Would it be possible to create a function where the image is moved slightly between multiple scans.Besause the allignment of the original to the sacnning device changes different image data would be picked up. And then have the information off these multiple image files combined to create a higher resolution image.

I think that the same type of logic that is used in sewing overlapping pictures together for creating panoramas could be used .

-- View this message in context: http://www.nabble.com/High-resolution-scan--t1391299.html#a3739203 Sent from the Gimp Developer forum at Nabble.com.

John Cupitt
2006-04-04 11:13:52 UTC (almost 18 years ago)

High resolution scan ?

On 4/4/06, Philip Louw wrote:

Would it be possible to create a function where the image is moved slightly between multiple scans.Besause the allignment of the original to the sacnning device changes different image data would be picked up. And then have the information off these multiple image files combined to create a higher resolution image.

Yes, this technique is usually called "superresolution", for example:

http://www.soe.ucsc.edu/~milanfar/SR-Software.htm

I have an idea, It might be done already or not feasable at all.

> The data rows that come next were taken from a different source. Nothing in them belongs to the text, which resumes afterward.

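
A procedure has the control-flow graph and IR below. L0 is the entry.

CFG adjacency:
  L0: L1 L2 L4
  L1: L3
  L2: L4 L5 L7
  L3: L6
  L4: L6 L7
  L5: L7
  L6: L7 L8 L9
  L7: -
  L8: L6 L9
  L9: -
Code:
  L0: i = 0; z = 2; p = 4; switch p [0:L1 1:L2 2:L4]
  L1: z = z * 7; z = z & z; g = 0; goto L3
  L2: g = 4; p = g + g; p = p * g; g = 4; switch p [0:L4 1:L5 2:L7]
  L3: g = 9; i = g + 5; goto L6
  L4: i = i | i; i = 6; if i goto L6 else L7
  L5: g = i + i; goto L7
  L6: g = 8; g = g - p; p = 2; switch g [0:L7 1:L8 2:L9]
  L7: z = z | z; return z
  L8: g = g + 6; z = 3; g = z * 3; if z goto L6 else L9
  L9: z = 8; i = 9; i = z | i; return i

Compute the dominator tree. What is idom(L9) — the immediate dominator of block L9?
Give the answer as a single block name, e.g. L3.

idom tree: L1←L0 L2←L0 L3←L1 L4←L0 L5←L2 L6←L0 L7←L0 L8←L6 L9←L6
Dom at joins:
  L4: preds {L0,L2}: {L0} ∩ {L0,L2} = {L0}; idom=L0
  L6: preds {L3,L4,L8}: {L0,L1,L3} ∩ {L0,L4} ∩ {L0,L6,L8} = {L0}; idom=L0
  L7: preds {L2,L4,L5,L6}: {L0,L2} ∩ {L0,L4} ∩ {L0,L2,L5} ∩ {L0,L6} = {L0}; idom=L0
  L9: preds {L6,L8}: {L0,L6} ∩ {L0,L6,L8} = {L0,L6}; idom=L6

idom(L9) = L6

Answer: L6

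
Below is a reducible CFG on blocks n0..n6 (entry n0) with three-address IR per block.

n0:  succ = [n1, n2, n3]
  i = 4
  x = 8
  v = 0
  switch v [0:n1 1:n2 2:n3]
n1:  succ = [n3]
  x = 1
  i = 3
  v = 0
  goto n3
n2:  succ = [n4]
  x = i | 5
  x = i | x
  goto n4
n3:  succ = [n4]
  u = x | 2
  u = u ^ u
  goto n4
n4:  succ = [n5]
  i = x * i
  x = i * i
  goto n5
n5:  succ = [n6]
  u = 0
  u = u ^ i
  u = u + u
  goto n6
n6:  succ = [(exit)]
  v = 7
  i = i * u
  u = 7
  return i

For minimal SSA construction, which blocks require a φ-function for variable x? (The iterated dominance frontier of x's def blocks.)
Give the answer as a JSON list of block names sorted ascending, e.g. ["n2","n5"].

Answer: ["n3", "n4"]

Working:
idom tree: n1←n0 n2←n0 n3←n0 n4←n0 n5←n4 n6←n5
Join-block Dom:
  n3: preds {n0,n1}: {n0} ∩ {n0,n1} = {n0}; idom=n0
  n4: preds {n2,n3}: {n0,n2} ∩ {n0,n3} = {n0}; idom=n0

DF derivation:
  join n3 pred n0: · stop@n0
  join n3 pred n1: n1 stop@n0
  join n4 pred n2: n2 stop@n0
  join n4 pred n3: n3 stop@n0
  n0: DF=∅
  n1: DF={n3}
  n2: DF={n4}
  n3: DF={n4}
  n4: DF=∅
  n5: DF=∅
  n6: DF=∅

φ for x: defs {n0,n1,n2,n4}
  DF⁺ = {n3,n4}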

Scanning a orignal image(Painting/drawing) the maximum resolution is dictated by the scanner hardware.

For oil paintings, the smallest features are the hairline cracks in the paint surface at around 0.1mm. So there's no point going beyond about 20 pixels/mm, or about 600 dpi. This is easy to achieve with conventional lenses and large-format cameras.

The other factor is reproduction. What are you going to use all that detail for? At 600 dpi you can make a high quality 2x lifesize print. How often do you need to print larger than that?